At times both libraries coincide. In Chapter 6 of the first part of Don Quixote, the knight’s library of solid books overlaps with the remembered library of the priest and the barber who purge it; every volume taken off the shelves is echoed in the recalled reading of its censors and is judged according to its past merits. Both the books condemned to the flames and the books that are spared depend not on the words printed black on white in their pages but on the words stored in the minds of the barber and the priest, placed there when they first became the books’ readers. Sometimes their judgment depends on hearsay, as when the priest explains that he has heard that the Amadís de Gaula was the first novel of chivalry printed in Spain and therefore, as fountainhead of such evil, it must burn — to which the barber retorts that he has heard that it’s also the best, and that for that reason it must be forgiven. Sometimes the prior impression is so strong that it damns not only the book itself but also its companions; sometimes the translation is condemned but the original is spared; sometimes a few are not sent to the fire but merely removed, so as not to affect their future readers. The priest and the barber, attempting to cleanse Don Quixote’s library, are in fact molding it to the image of the library they themselves bear in mind, appropriating the books and turning them into whatever their own experience made them up to be. It is not surprising that in the end the room in which the library is lodged is itself walled up, so that it appears never to have existed, and when the old knight wakes and asks to see it, he is told that it has simply vanished. Vanished it has, but not through the magic of an evil wizard (as Don Quixote suggests) but through the power granted other readers of superimposing their own versions of a book onto the books owned by someone else. Every library of the solid world depends on the readings of those who came before us.

Ultimately, this creative hermeneutics defines the reader’s supreme power: to make of a book whatever one’s experience, taste, intuition, and knowledge dictate. Not just anything, of course, not the concoctions of a raving mind — even though psychoanalysts and surrealists suggest that these too have their validity and logic. But rather the intelligent and inspired reconstruction of the text, using reason and imagination as best we can to translate it onto a different canvas, extending the horizon of its apparent meaning beyond its visible borders and the declared intentions of the author. The limits of this power are painfully vague: as I have said before, Umberto Eco suggested that they must coincide with the limits of common sense. Perhaps this arbitration is enough.

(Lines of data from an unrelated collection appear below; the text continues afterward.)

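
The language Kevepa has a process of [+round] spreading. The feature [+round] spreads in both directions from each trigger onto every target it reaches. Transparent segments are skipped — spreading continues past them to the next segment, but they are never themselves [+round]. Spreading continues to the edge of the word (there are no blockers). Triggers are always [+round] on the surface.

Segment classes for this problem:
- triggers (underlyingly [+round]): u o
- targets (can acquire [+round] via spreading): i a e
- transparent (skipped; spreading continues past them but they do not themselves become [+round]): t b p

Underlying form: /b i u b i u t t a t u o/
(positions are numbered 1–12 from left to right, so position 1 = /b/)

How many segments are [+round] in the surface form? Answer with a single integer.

From /u/ at 3 rightward: 4 /b/ transparent; 5 /i/ → [+round]; 6 /u/ is itself a trigger — this domain ends here.
From /u/ at 3 leftward: 2 /i/ → [+round]; 1 /b/ transparent; word edge.
From /u/ at 6 rightward: 7 /t/ transparent; 8 /t/ transparent; 9 /a/ → [+round]; 10 /t/ transparent; 11 /u/ is itself a trigger — this domain ends here.
From /u/ at 6 leftward: 5 /i/ → [+round]; 4 /b/ transparent; 3 /u/ is itself a trigger — this domain ends here.
From /u/ at 11 rightward: 12 /o/ is itself a trigger — this domain ends here.
From /u/ at 11 leftward: 10 /t/ transparent; 9 /a/ → [+round]; 8 /t/ transparent; 7 /t/ transparent; 6 /u/ is itself a trigger — this domain ends here.
From /o/ at 12 rightward: word edge.
From /o/ at 12 leftward: 11 /u/ is itself a trigger — this domain ends here.
[+round] positions on the surface: 2 3 5 6 9 11 12.

7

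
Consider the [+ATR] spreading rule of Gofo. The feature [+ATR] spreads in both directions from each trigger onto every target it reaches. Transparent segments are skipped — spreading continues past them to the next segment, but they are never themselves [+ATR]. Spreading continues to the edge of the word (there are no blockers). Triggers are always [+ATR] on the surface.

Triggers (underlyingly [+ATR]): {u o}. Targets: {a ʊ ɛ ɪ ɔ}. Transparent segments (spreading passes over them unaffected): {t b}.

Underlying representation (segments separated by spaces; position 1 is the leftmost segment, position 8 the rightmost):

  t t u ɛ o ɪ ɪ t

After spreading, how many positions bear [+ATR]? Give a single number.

5

From /u/ at 3 rightward: 4 /ɛ/ → [+ATR]; 5 /o/ is itself a trigger — this domain ends here.
From /u/ at 3 leftward: 2 /t/ transparent; 1 /t/ transparent; word edge.
From /o/ at 5 rightward: 6 /ɪ/ → [+ATR]; 7 /ɪ/ → [+ATR]; 8 /t/ transparent; word edge.
From /o/ at 5 leftward: 4 /ɛ/ → [+ATR]; 3 /u/ is itself a trigger — this domain ends here.
[+ATR] positions on the surface: 3 4 5 6 7.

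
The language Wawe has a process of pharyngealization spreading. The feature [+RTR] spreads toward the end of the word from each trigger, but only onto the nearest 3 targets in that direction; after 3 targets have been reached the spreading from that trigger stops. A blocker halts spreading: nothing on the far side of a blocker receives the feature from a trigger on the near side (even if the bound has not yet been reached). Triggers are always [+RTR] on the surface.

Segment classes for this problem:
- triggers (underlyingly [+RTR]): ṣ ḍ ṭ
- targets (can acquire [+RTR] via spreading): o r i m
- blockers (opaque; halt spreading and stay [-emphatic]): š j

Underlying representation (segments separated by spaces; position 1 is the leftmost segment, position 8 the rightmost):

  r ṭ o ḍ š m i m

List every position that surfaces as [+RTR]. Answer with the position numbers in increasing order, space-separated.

2 3 4

From /ṭ/ at 2 rightward: 3 /o/ → [+RTR]; 4 /ḍ/ is itself a trigger — this domain ends here.
From /ḍ/ at 4 rightward: 5 /š/ blocks.
Targets with no active source: positions 1 6 7 8 stay [-emphatic].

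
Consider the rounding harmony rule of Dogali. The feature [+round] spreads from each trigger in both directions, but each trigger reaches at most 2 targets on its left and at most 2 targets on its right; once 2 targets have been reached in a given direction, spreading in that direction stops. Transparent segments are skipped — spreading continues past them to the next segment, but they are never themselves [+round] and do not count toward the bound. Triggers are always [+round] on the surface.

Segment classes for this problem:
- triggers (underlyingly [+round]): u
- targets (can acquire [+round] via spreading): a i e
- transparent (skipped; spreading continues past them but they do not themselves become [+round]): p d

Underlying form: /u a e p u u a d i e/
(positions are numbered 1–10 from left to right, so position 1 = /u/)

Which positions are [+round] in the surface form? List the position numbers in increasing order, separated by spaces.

1 2 3 5 6 7 9

From /u/ at 1 rightward: 2 /a/ → [+round]; 3 /e/ → [+round]; bound reached.
From /u/ at 1 leftward: word edge.
From /u/ at 5 rightward: 6 /u/ is itself a trigger — this domain ends here.
From /u/ at 5 leftward: 4 /p/ transparent; 3 /e/ → [+round]; 2 /a/ → [+round]; bound reached.
From /u/ at 6 rightward: 7 /a/ → [+round]; 8 /d/ transparent; 9 /i/ → [+round]; bound reached.
From /u/ at 6 leftward: 5 /u/ is itself a trigger — this domain ends here.
Target with no active source: position 10 stays [-round].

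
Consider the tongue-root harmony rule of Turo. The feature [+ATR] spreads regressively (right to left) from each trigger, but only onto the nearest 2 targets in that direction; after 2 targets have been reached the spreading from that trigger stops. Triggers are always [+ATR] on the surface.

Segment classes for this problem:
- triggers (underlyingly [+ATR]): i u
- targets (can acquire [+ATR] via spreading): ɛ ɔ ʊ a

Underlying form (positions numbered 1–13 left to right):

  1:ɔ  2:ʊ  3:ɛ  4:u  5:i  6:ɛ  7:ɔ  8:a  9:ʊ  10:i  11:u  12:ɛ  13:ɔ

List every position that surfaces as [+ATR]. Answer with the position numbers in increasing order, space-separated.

2 3 4 5 8 9 10 11

From /u/ at 4 leftward: 3 /ɛ/ → [+ATR]; 2 /ʊ/ → [+ATR]; bound reached.
From /i/ at 5 leftward: 4 /u/ is itself a trigger — this domain ends here.
From /i/ at 10 leftward: 9 /ʊ/ → [+ATR]; 8 /a/ → [+ATR]; bound reached.
From /u/ at 11 leftward: 10 /i/ is itself a trigger — this domain ends here.
Targets with no active source: positions 1 6 7 12 13 stay [-ATR].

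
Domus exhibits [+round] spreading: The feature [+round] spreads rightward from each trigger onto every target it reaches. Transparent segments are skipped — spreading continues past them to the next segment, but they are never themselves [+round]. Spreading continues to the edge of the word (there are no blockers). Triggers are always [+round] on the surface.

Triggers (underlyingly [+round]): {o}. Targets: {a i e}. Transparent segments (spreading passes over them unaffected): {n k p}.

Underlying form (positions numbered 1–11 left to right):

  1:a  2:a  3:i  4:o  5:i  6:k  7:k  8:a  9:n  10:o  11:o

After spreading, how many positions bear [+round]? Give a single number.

5

From /o/ at 4 rightward: 5 /i/ → [+round]; 6 /k/ transparent; 7 /k/ transparent; 8 /a/ → [+round]; 9 /n/ transparent; 10 /o/ is itself a trigger — this domain ends here.
From /o/ at 10 rightward: 11 /o/ is itself a trigger — this domain ends here.
From /o/ at 11 rightward: word edge.
Targets with no active source: positions 1 2 3 stay [-round].
[+round] positions on the surface: 4 5 8 10 11.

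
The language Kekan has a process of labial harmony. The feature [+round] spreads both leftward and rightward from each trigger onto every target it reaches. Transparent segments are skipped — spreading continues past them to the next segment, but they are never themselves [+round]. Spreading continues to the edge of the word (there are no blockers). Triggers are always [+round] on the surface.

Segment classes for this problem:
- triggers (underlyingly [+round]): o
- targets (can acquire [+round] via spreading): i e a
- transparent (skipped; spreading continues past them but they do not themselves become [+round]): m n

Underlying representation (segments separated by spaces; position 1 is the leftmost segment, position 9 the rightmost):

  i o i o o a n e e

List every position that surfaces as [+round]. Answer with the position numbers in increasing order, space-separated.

From /o/ at 2 rightward: 3 /i/ → [+round]; 4 /o/ is itself a trigger — this domain ends here.
From /o/ at 2 leftward: 1 /i/ → [+round]; word edge.
From /o/ at 4 rightward: 5 /o/ is itself a trigger — this domain ends here.
From /o/ at 4 leftward: 3 /i/ → [+round]; 2 /o/ is itself a trigger — this domain ends here.
From /o/ at 5 rightward: 6 /a/ → [+round]; 7 /n/ transparent; 8 /e/ → [+round]; 9 /e/ → [+round]; word edge.
From /o/ at 5 leftward: 4 /o/ is itself a trigger — this domain ends here.

1 2 3 4 5 6 8 9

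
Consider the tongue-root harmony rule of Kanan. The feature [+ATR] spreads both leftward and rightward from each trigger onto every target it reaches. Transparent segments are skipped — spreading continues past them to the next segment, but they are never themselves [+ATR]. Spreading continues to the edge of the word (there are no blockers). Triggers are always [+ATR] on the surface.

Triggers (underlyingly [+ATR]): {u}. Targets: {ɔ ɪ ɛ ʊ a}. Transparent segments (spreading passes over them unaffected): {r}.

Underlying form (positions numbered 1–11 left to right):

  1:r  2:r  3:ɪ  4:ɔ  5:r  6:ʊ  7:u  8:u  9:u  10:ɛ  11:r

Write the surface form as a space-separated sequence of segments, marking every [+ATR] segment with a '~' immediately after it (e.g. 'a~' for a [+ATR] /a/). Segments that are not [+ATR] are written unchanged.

From /u/ at 7 rightward: 8 /u/ is itself a trigger — this domain ends here.
From /u/ at 7 leftward: 6 /ʊ/ → [+ATR]; 5 /r/ transparent; 4 /ɔ/ → [+ATR]; 3 /ɪ/ → [+ATR]; 2 /r/ transparent; 1 /r/ transparent; word edge.
From /u/ at 8 rightward: 9 /u/ is itself a trigger — this domain ends here.
From /u/ at 8 leftward: 7 /u/ is itself a trigger — this domain ends here.
From /u/ at 9 rightward: 10 /ɛ/ → [+ATR]; 11 /r/ transparent; word edge.
From /u/ at 9 leftward: 8 /u/ is itself a trigger — this domain ends here.
[+ATR] positions on the surface: 3 4 6 7 8 9 10.

r r ɪ~ ɔ~ r ʊ~ u~ u~ u~ ɛ~ r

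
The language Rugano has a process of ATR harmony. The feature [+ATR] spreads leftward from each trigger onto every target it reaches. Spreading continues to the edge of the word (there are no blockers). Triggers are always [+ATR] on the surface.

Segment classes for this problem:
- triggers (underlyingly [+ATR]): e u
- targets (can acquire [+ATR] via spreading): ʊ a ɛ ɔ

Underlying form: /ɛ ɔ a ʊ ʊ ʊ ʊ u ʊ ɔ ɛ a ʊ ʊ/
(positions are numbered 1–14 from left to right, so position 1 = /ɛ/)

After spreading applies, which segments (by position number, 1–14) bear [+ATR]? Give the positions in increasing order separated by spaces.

1 2 3 4 5 6 7 8

From /u/ at 8 leftward: 7 /ʊ/ → [+ATR]; 6 /ʊ/ → [+ATR]; 5 /ʊ/ → [+ATR]; 4 /ʊ/ → [+ATR]; 3 /a/ → [+ATR]; 2 /ɔ/ → [+ATR]; 1 /ɛ/ → [+ATR]; word edge.
Targets with no active source: positions 9 10 11 12 13 14 stay [-ATR].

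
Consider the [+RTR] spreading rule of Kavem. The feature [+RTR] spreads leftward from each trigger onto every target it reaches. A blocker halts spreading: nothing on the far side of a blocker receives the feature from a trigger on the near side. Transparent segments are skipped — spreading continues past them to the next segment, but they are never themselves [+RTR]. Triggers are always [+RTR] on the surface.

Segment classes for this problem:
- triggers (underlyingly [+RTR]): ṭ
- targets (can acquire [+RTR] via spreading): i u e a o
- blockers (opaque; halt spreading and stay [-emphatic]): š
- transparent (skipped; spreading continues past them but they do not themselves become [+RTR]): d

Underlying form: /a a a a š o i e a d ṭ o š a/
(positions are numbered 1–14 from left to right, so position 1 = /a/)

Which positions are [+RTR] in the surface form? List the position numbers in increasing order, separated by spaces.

6 7 8 9 11

From /ṭ/ at 11 leftward: 10 /d/ transparent; 9 /a/ → [+RTR]; 8 /e/ → [+RTR]; 7 /i/ → [+RTR]; 6 /o/ → [+RTR]; 5 /š/ blocks.
Targets with no active source: positions 1 2 3 4 12 14 stay [-emphatic].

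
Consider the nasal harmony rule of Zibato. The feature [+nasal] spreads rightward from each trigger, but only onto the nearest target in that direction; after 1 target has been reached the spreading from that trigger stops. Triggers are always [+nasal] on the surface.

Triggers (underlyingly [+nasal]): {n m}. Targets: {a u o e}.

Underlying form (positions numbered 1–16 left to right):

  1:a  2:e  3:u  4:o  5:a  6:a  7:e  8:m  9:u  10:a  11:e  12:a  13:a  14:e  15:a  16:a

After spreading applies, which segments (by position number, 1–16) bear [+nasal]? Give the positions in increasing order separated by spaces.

8 9

From /m/ at 8 rightward: 9 /u/ → [+nasal]; bound reached.
Targets with no active source: positions 1 2 3 4 5 6 7 10 11 12 13 14 15 16 stay [-nasal].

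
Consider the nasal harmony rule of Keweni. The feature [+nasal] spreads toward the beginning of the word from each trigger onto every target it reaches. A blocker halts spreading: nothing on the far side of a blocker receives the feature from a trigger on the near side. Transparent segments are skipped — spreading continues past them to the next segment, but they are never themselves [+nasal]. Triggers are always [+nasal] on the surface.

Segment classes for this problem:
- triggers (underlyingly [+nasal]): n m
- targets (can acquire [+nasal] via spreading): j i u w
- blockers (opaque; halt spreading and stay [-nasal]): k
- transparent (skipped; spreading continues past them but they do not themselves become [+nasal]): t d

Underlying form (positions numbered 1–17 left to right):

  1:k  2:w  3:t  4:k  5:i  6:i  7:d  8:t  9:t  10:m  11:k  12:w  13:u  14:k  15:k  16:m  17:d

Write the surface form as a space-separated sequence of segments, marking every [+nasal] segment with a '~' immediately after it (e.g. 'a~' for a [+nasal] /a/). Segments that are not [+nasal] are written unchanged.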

Limitless or not, the power of the reader cannot be inherited; it must be learned. Even though we come into the world as creatures intent on seeking meaning in everything, in reading meanings in gestures, sounds, colors, and shapes, the deciphering of society’s common code of communication is a skill that must be acquired. Vocabulary and syntax, levels of meaning, summary and comparison of texts, all these are techniques that must be taught to those who enter society’s commonwealth in order to grant them the full power of reading. And yet the last step in the process must be learned all alone: discovering in a book the record of one’s own experience.